A research team at Te Herenga Waka-Victoria University of Wellington has been investigating the rise of accelerator programmes and the value they provide to entrepreneurs and the societies in which they operate.

The past decade has seen a rise in entrepreneurial accelerator programmes in New Zealand. While it’s tough to pinpoint the cause, the success stories from accelerators in the US have no doubt played a role. Dropbox, AirBnB, and Reddit, for instance, all came out of Silicon Valley’s Y Combinator. Given these companies success, it’s unsurprising that people in other parts of the world would start thinking about building similar pathways. But, beyond these few stories, what value do accelerators create?

There have been a handful of studies on whether start-ups that participate in accelerators outperform similar ventures that don’t participate, and the results are mixed. If the measure of success is the number of ‘unicorns’ (high-value start-ups like Dropbox etc.) created, then there is little evidence that the cost of running accelerators outweighs the benefits.

But we have found the reasons that entrepreneurs seek out accelerators, and the benefits that can accrue from accelerators, are far greater than the narrow short-term financial gains we tend to measure them on. These findings can help us think differently about the value that accelerators can add.

First, while many participants seek the financial benefits that can come from accelerating their start-up, most look to accelerators to help them build their personal capabilities, and for support and connections. Support can take many different forms, including training, education, and camaraderie from fellow entrepreneurs. The connections can be with investors, suppliers, customers, and successful entrepreneurs who can act as mentors. Some people may also just be looking for a way of giving structure and routine to the start-up process, which the time-limited, intensive nature of accelerator programmes provides. In this way, accelerators are as much about nurturing people’s ‘entrepreneurial mindset’ or propensity to keep entrepreneuring as they are about growing (financially) the start-up they brought into the accelerator.

Second, we’ve found that accelerators, in NZ and around the world, actually promote a broader offering than we might have expected. Through our analysis we’ve found at least four different types of value or ‘capital’ that accelerators claim to offer:

  • Financial entrepreneurial capital – the conventional value proposition as facilitators of new venture growth, particularly in terms of size and dollar value
  • Human entrepreneurial capital – accelerators as vehicles for personal growth, aiding entrepreneurs to develop their skills, knowledge, abilities, and identities
  • Social entrepreneurial capital – accelerators as builders of entrepreneurial communities, helping to connect entrepreneurs, and other stakeholders (e.g., investors, customers), with one another
  • Symbolic entrepreneurial capital – accelerators can be powerful strategic symbols, that send strong messages about a sponsor’s commitment to innovation, or an entrepreneur’s commitment to their venture

The first type of capital is well known and understood. The second and third we’ve described in the paragraphs above, but the fourth type of capital is still undervalued. Accelerators are important symbols and material statements of intent reflecting a belief that encouraging people to be more entrepreneurial and innovative is important in an organisation, community or country.

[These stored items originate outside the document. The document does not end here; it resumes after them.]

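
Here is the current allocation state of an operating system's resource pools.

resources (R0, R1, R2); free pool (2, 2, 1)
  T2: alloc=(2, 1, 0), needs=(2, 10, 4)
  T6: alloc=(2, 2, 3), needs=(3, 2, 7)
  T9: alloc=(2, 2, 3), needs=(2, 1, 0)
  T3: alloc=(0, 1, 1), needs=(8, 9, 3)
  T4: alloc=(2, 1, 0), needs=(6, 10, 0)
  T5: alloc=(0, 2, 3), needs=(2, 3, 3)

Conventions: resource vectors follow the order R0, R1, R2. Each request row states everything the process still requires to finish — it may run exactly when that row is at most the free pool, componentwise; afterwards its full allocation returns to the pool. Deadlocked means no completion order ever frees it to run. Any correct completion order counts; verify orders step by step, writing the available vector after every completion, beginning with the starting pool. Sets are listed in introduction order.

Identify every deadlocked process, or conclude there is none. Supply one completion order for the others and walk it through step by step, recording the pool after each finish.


The deadlocked set is T2, T3 and T4.
Key observation: no order helps: past T9, T5, T6, the free pool tops out at (6, 8, 10), below what each blocked process needs in R1.
One completion order for the rest: T9, T5, T6. Verifying each step:
  pool = (2, 2, 1)
  T9: need (2, 1, 0) fits (2, 2, 1); releases (2, 2, 3), pool now (4, 4, 4)
  T5: need (2, 3, 3) fits (4, 4, 4); releases (0, 2, 3), pool now (4, 6, 7)
  T6: need (3, 2, 7) fits (4, 6, 7); releases (2, 2, 3), pool now (6, 8, 10)
The stuck group stays short no matter what:
  T2 cannot run: need (2, 10, 4) vs free (6, 8, 10) (insufficient R1)
  T3 cannot run: need (8, 9, 3) vs free (6, 8, 10) (insufficient R0 and R1)
  T4 cannot run: need (6, 10, 0) vs free (6, 8, 10) (insufficient R1)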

Combining these four forms of capital to our thinking about the value that accelerators create can help us think more broadly about accelerators and other forms of entrepreneurial training. If the reason for running accelerators in New Zealand is that we think they’ll create lots of unicorns, then we’ll likely be disappointed. And the danger of such disappointment is that we may walk away from the entire concept without fully realising the other benefits accelerators can provide. And, in any event, in the words of Tui Te Hau who ran Te Papa’s Mahuki accelerator: “Everyone always talks about the unicorn, but I’d rather have 1000 awesome horses any day”.

Tarun Khanna’s recent book Billions of Entrepreneurs charted the rise of India and China’s economies and societies in terms of harnessing the value that nations can create by seeing everyone as a potential entrepreneur. Framing the value of accelerators in terms of our four types of entrepreneurial capital may similarly enable us to ask what role accelerators can play in creating a mind-set where New Zealand could become a team, not just of thousands, but millions of entrepreneurs as we seek to move forward better in these changing times.


By Dr Ben Walker, Professor Stephen Cummings, Dr Jesse Pirini, Rebecca Downes, and Dr Ruth Fischer-Smith of Te Herenga Waka-Victoria University of Wellington.